- July 17, 2018
- Posted by: Christina Comben
- Category: Blockchain, Crypto, Cryptocurrency, cryptocurrency vs blockchain, Featured, VS
I know what you’re thinking. Nobrainer, right? Ask just about anyone what the difference between cryptocurrency and blockchain is and they’ll tell you one is digital money and the other is the technology behind it. Or some such variation on this, depending on whether your source has a technical background or not.
But, talking about cryptocurrency as “virtual money” and blockchain as a “technology” draws a line between the two, when, in fact, they’re really deeply intertwined.

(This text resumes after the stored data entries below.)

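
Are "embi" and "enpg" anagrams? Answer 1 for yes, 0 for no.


Strings: "embi", "enpg"
Sorted first:  beim
Sorted second: egnp
Differ at position 0: 'b' vs 'e' => not anagrams

0


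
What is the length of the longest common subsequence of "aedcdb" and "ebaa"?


LCS of "aedcdb" and "ebaa"
DP table:
           e    b    a    a
      0    0    0    0    0
  a   0    0    0    1    1
  e   0    1    1    1    1
  d   0    1    1    1    1
  c   0    1    1    1    1
  d   0    1    1    1    1
  b   0    1    2    2    2
LCS length = dp[6][4] = 2

2


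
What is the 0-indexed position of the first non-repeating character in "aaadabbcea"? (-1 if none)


Input: aaadabbcea
Character frequencies:
  'a': 5
  'b': 2
  'c': 1
  'd': 1
  'e': 1
Scanning left to right for freq == 1:
  Position 0 ('a'): freq=5, skip
  Position 1 ('a'): freq=5, skip
  Position 2 ('a'): freq=5, skip
  Position 3 ('d'): unique! => answer = 3

3


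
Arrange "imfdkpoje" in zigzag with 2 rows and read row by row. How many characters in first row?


Zigzag "imfdkpoje" into 2 rows:
Placing characters:
  'i' => row 0
  'm' => row 1
  'f' => row 0
  'd' => row 1
  'k' => row 0
  'p' => row 1
  'o' => row 0
  'j' => row 1
  'e' => row 0
Rows:
  Row 0: "ifkoe"
  Row 1: "mdpj"
First row length: 5

5


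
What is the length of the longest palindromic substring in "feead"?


Input: "feead"
Checking substrings for palindromes:
  [1:3] "ee" (len 2) => palindrome
Longest palindromic substring: "ee" with length 2

2


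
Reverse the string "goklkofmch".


Input: goklkofmch
Reading characters right to left:
  Position 9: 'h'
  Position 8: 'c'
  Position 7: 'm'
  Position 6: 'f'
  Position 5: 'o'
  Position 4: 'k'
  Position 3: 'l'
  Position 2: 'k'
  Position 1: 'o'
  Position 0: 'g'
Reversed: hcmfoklkog

hcmfoklkog


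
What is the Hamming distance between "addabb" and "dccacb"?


Comparing "addabb" and "dccacb" position by position:
  Position 0: 'a' vs 'd' => differ
  Position 1: 'd' vs 'c' => differ
  Position 2: 'd' vs 'c' => differ
  Position 3: 'a' vs 'a' => same
  Position 4: 'b' vs 'c' => differ
  Position 5: 'b' vs 'b' => same
Total differences (Hamming distance): 4

4


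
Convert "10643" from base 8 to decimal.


Input: "10643" in base 8
Positional expansion:
  Digit '1' (value 1) x 8^4 = 4096
  Digit '0' (value 0) x 8^3 = 0
  Digit '6' (value 6) x 8^2 = 384
  Digit '4' (value 4) x 8^1 = 32
  Digit '3' (value 3) x 8^0 = 3
Sum = 4515

4515


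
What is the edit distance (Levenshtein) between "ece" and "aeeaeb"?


Computing edit distance: "ece" -> "aeeaeb"
DP table:
           a    e    e    a    e    b
      0    1    2    3    4    5    6
  e   1    1    1    2    3    4    5
  c   2    2    2    2    3    4    5
  e   3    3    2    2    3    3    4
Edit distance = dp[3][6] = 4

4


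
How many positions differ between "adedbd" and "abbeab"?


Comparing "adedbd" and "abbeab" position by position:
  Position 0: 'a' vs 'a' => same
  Position 1: 'd' vs 'b' => DIFFER
  Position 2: 'e' vs 'b' => DIFFER
  Position 3: 'd' vs 'e' => DIFFER
  Position 4: 'b' vs 'a' => DIFFER
  Position 5: 'd' vs 'b' => DIFFER
Positions that differ: 5

5


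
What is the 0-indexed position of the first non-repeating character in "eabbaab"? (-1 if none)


Input: eabbaab
Character frequencies:
  'a': 3
  'b': 3
  'e': 1
Scanning left to right for freq == 1:
  Position 0 ('e'): unique! => answer = 0

0


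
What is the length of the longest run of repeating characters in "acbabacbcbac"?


Input: "acbabacbcbac"
Scanning for longest run:
  Position 1 ('c'): new char, reset run to 1
  Position 2 ('b'): new char, reset run to 1
  Position 3 ('a'): new char, reset run to 1
  Position 4 ('b'): new char, reset run to 1
  Position 5 ('a'): new char, reset run to 1
  Position 6 ('c'): new char, reset run to 1
  Position 7 ('b'): new char, reset run to 1
  Position 8 ('c'): new char, reset run to 1
  Position 9 ('b'): new char, reset run to 1
  Position 10 ('a'): new char, reset run to 1
  Position 11 ('c'): new char, reset run to 1
Longest run: 'a' with length 1

1


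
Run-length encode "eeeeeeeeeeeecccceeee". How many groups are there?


Input: eeeeeeeeeeeecccceeee
Scanning for consecutive runs:
  Group 1: 'e' x 12 (positions 0-11)
  Group 2: 'c' x 4 (positions 12-15)
  Group 3: 'e' x 4 (positions 16-19)
Total groups: 3

3


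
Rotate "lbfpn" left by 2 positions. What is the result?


Input: "lbfpn", rotate left by 2
First 2 characters: "lb"
Remaining characters: "fpn"
Concatenate remaining + first: "fpn" + "lb" = "fpnlb"

fpnlb


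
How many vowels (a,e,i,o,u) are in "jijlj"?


Input: jijlj
Checking each character:
  'j' at position 0: consonant
  'i' at position 1: vowel (running total: 1)
  'j' at position 2: consonant
  'l' at position 3: consonant
  'j' at position 4: consonant
Total vowels: 1

1


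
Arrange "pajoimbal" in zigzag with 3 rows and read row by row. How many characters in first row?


Zigzag "pajoimbal" into 3 rows:
Placing characters:
  'p' => row 0
  'a' => row 1
  'j' => row 2
  'o' => row 1
  'i' => row 0
  'm' => row 1
  'b' => row 2
  'a' => row 1
  'l' => row 0
Rows:
  Row 0: "pil"
  Row 1: "aoma"
  Row 2: "jb"
First row length: 3

3


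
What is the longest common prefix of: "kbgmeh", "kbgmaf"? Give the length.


Words: kbgmeh, kbgmaf
  Position 0: all 'k' => match
  Position 1: all 'b' => match
  Position 2: all 'g' => match
  Position 3: all 'm' => match
  Position 4: ('e', 'a') => mismatch, stop
LCP = "kbgm" (length 4)

4


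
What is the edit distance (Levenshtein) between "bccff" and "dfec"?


Computing edit distance: "bccff" -> "dfec"
DP table:
           d    f    e    c
      0    1    2    3    4
  b   1    1    2    3    4
  c   2    2    2    3    3
  c   3    3    3    3    3
  f   4    4    3    4    4
  f   5    5    4    4    5
Edit distance = dp[5][4] = 5

5


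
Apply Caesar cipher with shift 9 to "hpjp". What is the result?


Caesar cipher: shift "hpjp" by 9
  'h' (pos 7) + 9 = pos 16 = 'q'
  'p' (pos 15) + 9 = pos 24 = 'y'
  'j' (pos 9) + 9 = pos 18 = 's'
  'p' (pos 15) + 9 = pos 24 = 'y'
Result: qysy

qysy


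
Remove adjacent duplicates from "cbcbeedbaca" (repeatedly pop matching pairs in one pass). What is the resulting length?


Input: cbcbeedbaca
Stack-based adjacent duplicate removal:
  Read 'c': push. Stack: c
  Read 'b': push. Stack: cb
  Read 'c': push. Stack: cbc
  Read 'b': push. Stack: cbcb
  Read 'e': push. Stack: cbcbe
  Read 'e': matches stack top 'e' => pop. Stack: cbcb
  Read 'd': push. Stack: cbcbd
  Read 'b': push. Stack: cbcbdb
  Read 'a': push. Stack: cbcbdba
  Read 'c': push. Stack: cbcbdbac
  Read 'a': push. Stack: cbcbdbaca
Final stack: "cbcbdbaca" (length 9)

9


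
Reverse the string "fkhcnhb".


Input: fkhcnhb
Reading characters right to left:
  Position 6: 'b'
  Position 5: 'h'
  Position 4: 'n'
  Position 3: 'c'
  Position 2: 'h'
  Position 1: 'k'
  Position 0: 'f'
Reversed: bhnchkf

bhnchkf


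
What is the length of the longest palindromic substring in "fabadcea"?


Input: "fabadcea"
Checking substrings for palindromes:
  [1:4] "aba" (len 3) => palindrome
Longest palindromic substring: "aba" with length 3

3


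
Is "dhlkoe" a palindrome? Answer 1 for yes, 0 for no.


Input: dhlkoe
Reversed: eoklhd
  Compare pos 0 ('d') with pos 5 ('e'): MISMATCH
  Compare pos 1 ('h') with pos 4 ('o'): MISMATCH
  Compare pos 2 ('l') with pos 3 ('k'): MISMATCH
Result: not a palindrome

0


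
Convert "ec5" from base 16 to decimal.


Input: "ec5" in base 16
Positional expansion:
  Digit 'e' (value 14) x 16^2 = 3584
  Digit 'c' (value 12) x 16^1 = 192
  Digit '5' (value 5) x 16^0 = 5
Sum = 3781

3781


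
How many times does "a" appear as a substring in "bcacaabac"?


Searching for "a" in "bcacaabac"
Scanning each position:
  Position 0: "b" => no
  Position 1: "c" => no
  Position 2: "a" => MATCH
  Position 3: "c" => no
  Position 4: "a" => MATCH
  Position 5: "a" => MATCH
  Position 6: "b" => no
  Position 7: "a" => MATCH
  Position 8: "c" => no
Total occurrences: 4

4


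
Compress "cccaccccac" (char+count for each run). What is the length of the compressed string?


Input: cccaccccac
Runs:
  'c' x 3 => "c3"
  'a' x 1 => "a1"
  'c' x 4 => "c4"
  'a' x 1 => "a1"
  'c' x 1 => "c1"
Compressed: "c3a1c4a1c1"
Compressed length: 10

10


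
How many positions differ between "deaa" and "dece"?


Comparing "deaa" and "dece" position by position:
  Position 0: 'd' vs 'd' => same
  Position 1: 'e' vs 'e' => same
  Position 2: 'a' vs 'c' => DIFFER
  Position 3: 'a' vs 'e' => DIFFER
Positions that differ: 2

2


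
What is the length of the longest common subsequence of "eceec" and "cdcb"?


LCS of "eceec" and "cdcb"
DP table:
           c    d    c    b
      0    0    0    0    0
  e   0    0    0    0    0
  c   0    1    1    1    1
  e   0    1    1    1    1
  e   0    1    1    1    1
  c   0    1    1    2    2
LCS length = dp[5][4] = 2

2


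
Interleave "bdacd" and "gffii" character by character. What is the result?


Interleaving "bdacd" and "gffii":
  Position 0: 'b' from first, 'g' from second => "bg"
  Position 1: 'd' from first, 'f' from second => "df"
  Position 2: 'a' from first, 'f' from second => "af"
  Position 3: 'c' from first, 'i' from second => "ci"
  Position 4: 'd' from first, 'i' from second => "di"
Result: bgdfafcidi

bgdfafcidi


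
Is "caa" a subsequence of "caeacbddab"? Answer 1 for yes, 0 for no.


Check if "caa" is a subsequence of "caeacbddab"
Greedy scan:
  Position 0 ('c'): matches sub[0] = 'c'
  Position 1 ('a'): matches sub[1] = 'a'
  Position 2 ('e'): no match needed
  Position 3 ('a'): matches sub[2] = 'a'
  Position 4 ('c'): no match needed
  Position 5 ('b'): no match needed
  Position 6 ('d'): no match needed
  Position 7 ('d'): no match needed
  Position 8 ('a'): no match needed
  Position 9 ('b'): no match needed
All 3 characters matched => is a subsequence

1


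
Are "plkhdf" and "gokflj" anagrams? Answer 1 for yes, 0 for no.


Strings: "plkhdf", "gokflj"
Sorted first:  dfhklp
Sorted second: fgjklo
Differ at position 0: 'd' vs 'f' => not anagrams

0


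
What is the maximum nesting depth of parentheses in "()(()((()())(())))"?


Input: "()(()((()())(())))"
Tracking depth:
  Position 0 '(': depth becomes 1
  Position 1 ')': depth becomes 0
  Position 2 '(': depth becomes 1
  Position 3 '(': depth becomes 2
  Position 4 ')': depth becomes 1
  Position 5 '(': depth becomes 2
  Position 6 '(': depth becomes 3
  Position 7 '(': depth becomes 4
  Position 8 ')': depth becomes 3
  Position 9 '(': depth becomes 4
  Position 10 ')': depth becomes 3
  Position 11 ')': depth becomes 2
  Position 12 '(': depth becomes 3
  Position 13 '(': depth becomes 4
  Position 14 ')': depth becomes 3
  Position 15 ')': depth becomes 2
  Position 16 ')': depth becomes 1
  Position 17 ')': depth becomes 0
Maximum depth reached: 4

4


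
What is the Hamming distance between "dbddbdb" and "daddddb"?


Comparing "dbddbdb" and "daddddb" position by position:
  Position 0: 'd' vs 'd' => same
  Position 1: 'b' vs 'a' => differ
  Position 2: 'd' vs 'd' => same
  Position 3: 'd' vs 'd' => same
  Position 4: 'b' vs 'd' => differ
  Position 5: 'd' vs 'd' => same
  Position 6: 'b' vs 'b' => same
Total differences (Hamming distance): 2

2


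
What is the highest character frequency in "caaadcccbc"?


Input: caaadcccbc
Character counts:
  'a': 3
  'b': 1
  'c': 5
  'd': 1
Maximum frequency: 5

5


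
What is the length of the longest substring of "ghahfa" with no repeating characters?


Input: "ghahfa"
Sliding window (track last position of each char):
  Position 0 ('g'): window [0,0] length 1 -- new best
  Position 1 ('h'): window [0,1] length 2 -- new best
  Position 2 ('a'): window [0,2] length 3 -- new best
  Position 3 ('h'): repeat (last at 1), move window start to 2
  Position 3 ('h'): window [2,3] length 2
  Position 4 ('f'): window [2,4] length 3
  Position 5 ('a'): repeat (last at 2), move window start to 3
  Position 5 ('a'): window [3,5] length 3
Longest substring with no repeats: "gha" with length 3

3


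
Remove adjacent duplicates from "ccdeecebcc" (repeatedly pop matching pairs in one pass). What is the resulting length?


Input: ccdeecebcc
Stack-based adjacent duplicate removal:
  Read 'c': push. Stack: c
  Read 'c': matches stack top 'c' => pop. Stack: (empty)
  Read 'd': push. Stack: d
  Read 'e': push. Stack: de
  Read 'e': matches stack top 'e' => pop. Stack: d
  Read 'c': push. Stack: dc
  Read 'e': push. Stack: dce
  Read 'b': push. Stack: dceb
  Read 'c': push. Stack: dcebc
  Read 'c': matches stack top 'c' => pop. Stack: dceb
Final stack: "dceb" (length 4)

4


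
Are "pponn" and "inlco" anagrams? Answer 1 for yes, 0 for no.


Strings: "pponn", "inlco"
Sorted first:  nnopp
Sorted second: cilno
Differ at position 0: 'n' vs 'c' => not anagrams

0


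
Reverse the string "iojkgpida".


Input: iojkgpida
Reading characters right to left:
  Position 8: 'a'
  Position 7: 'd'
  Position 6: 'i'
  Position 5: 'p'
  Position 4: 'g'
  Position 3: 'k'
  Position 2: 'j'
  Position 1: 'o'
  Position 0: 'i'
Reversed: adipgkjoi

adipgkjoi


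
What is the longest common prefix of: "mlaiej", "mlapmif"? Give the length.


Words: mlaiej, mlapmif
  Position 0: all 'm' => match
  Position 1: all 'l' => match
  Position 2: all 'a' => match
  Position 3: ('i', 'p') => mismatch, stop
LCP = "mla" (length 3)

3


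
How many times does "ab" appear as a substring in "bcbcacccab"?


Searching for "ab" in "bcbcacccab"
Scanning each position:
  Position 0: "bc" => no
  Position 1: "cb" => no
  Position 2: "bc" => no
  Position 3: "ca" => no
  Position 4: "ac" => no
  Position 5: "cc" => no
  Position 6: "cc" => no
  Position 7: "ca" => no
  Position 8: "ab" => MATCH
Total occurrences: 1

1


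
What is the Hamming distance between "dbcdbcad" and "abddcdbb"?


Comparing "dbcdbcad" and "abddcdbb" position by position:
  Position 0: 'd' vs 'a' => differ
  Position 1: 'b' vs 'b' => same
  Position 2: 'c' vs 'd' => differ
  Position 3: 'd' vs 'd' => same
  Position 4: 'b' vs 'c' => differ
  Position 5: 'c' vs 'd' => differ
  Position 6: 'a' vs 'b' => differ
  Position 7: 'd' vs 'b' => differ
Total differences (Hamming distance): 6

6


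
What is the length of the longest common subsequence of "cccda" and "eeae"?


LCS of "cccda" and "eeae"
DP table:
           e    e    a    e
      0    0    0    0    0
  c   0    0    0    0    0
  c   0    0    0    0    0
  c   0    0    0    0    0
  d   0    0    0    0    0
  a   0    0    0    1    1
LCS length = dp[5][4] = 1

1


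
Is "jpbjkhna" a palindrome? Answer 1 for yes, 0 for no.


Input: jpbjkhna
Reversed: anhkjbpj
  Compare pos 0 ('j') with pos 7 ('a'): MISMATCH
  Compare pos 1 ('p') with pos 6 ('n'): MISMATCH
  Compare pos 2 ('b') with pos 5 ('h'): MISMATCH
  Compare pos 3 ('j') with pos 4 ('k'): MISMATCH
Result: not a palindrome

0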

Cryptocurrencies are essentially digital assets that can be sent on a peer-to-peer basis with no need for a central authority acting as a source of trust (and taking fees). We all know by now that not all cryptocurrencies are created equal. There are plenty of bogus tokens out there. There are also plenty of excellent projects with inane tokens that have nothing to do with their business models’.
Then there are other cryptocurrencies like Bitcoin and Ethereum that are more than just digital forms of money. Check out the Ethereum FAQ page if you want to know more about why cryptocurrency is so tied to the blockchain.
First of all, talking about “blockchain” is not really appropriate, since there are many blockchains. It’s far more fitting to talk about blockchain tech or blockchains in the plural.
Going past the notion of a chain of blocks connected to each other, and putting hash pointers and Merkle trees to one side, essentially, blockchains are record-keepers shared over thousands of computers. Any change to one record needs to be accepted by all of the systems contained within the network.
All transactions and movements of cryptocurrencies are recorded on blockchains, which cuts out the need for a bank. It’s also extremely hard to tamper with, due to the decentralization of servers.
Cryptocurrency and Blockchain Are One and the Same
According to Steve Tendon, a prominent member of Malta’s National Blockchain Task Force and author of Malta’s National Blockchain Strategy, cryptocurrency and blockchain technology cannot be separated.
He says, “Cryptocurrencies are a subset of the broader range of applicabilities of blockchain technologies, but they’re also extremely tightly connected.”
So, for example, in the area of regulation, finance, and even the general public, people often see cryptocurrency as something negative, criminal even. Cryptocurrency is associated with money laundering and scams, but blockchain technology is generally respected.
“That negative statement (about cryptocurrencies) is often countered by a positive one on blockchain technology,” Tendon notes, “For me, the two are very tightly connected. What makes blockchain technologies really interesting/exciting and gives rise to all these incredible opportunities of affecting any industrial sector is the notion of a smart contract (for decentralized computation). There’s no way you can have a smart contract platform that’s as sophisticated as the Ethereum one unless you also have a cryptocurrency that is used to pay for the computation. So the distinction between cryptocurrency and blockchain is really artificial.”
While it’s important to note the different facets of cryptocurrency and blockchains, it’s problematic separating them since they are so closely intertwined. In fact, this is what led Malta to create new legislation that doesn’t simply obsess about labeling cryptocurrencies as “securities” or “utilities,” but understands that they can be hybrids–and that decentralized computation must be paid for in cryptocurrency.
So, it’s not a case of good and evil, right and wrong, the separation simply, according to Tendon, “shows that there is a lack of understanding.” As all these concepts start to be assimilated into our daily vocabulary, hopefully, the mist surrounding the two clears up fast.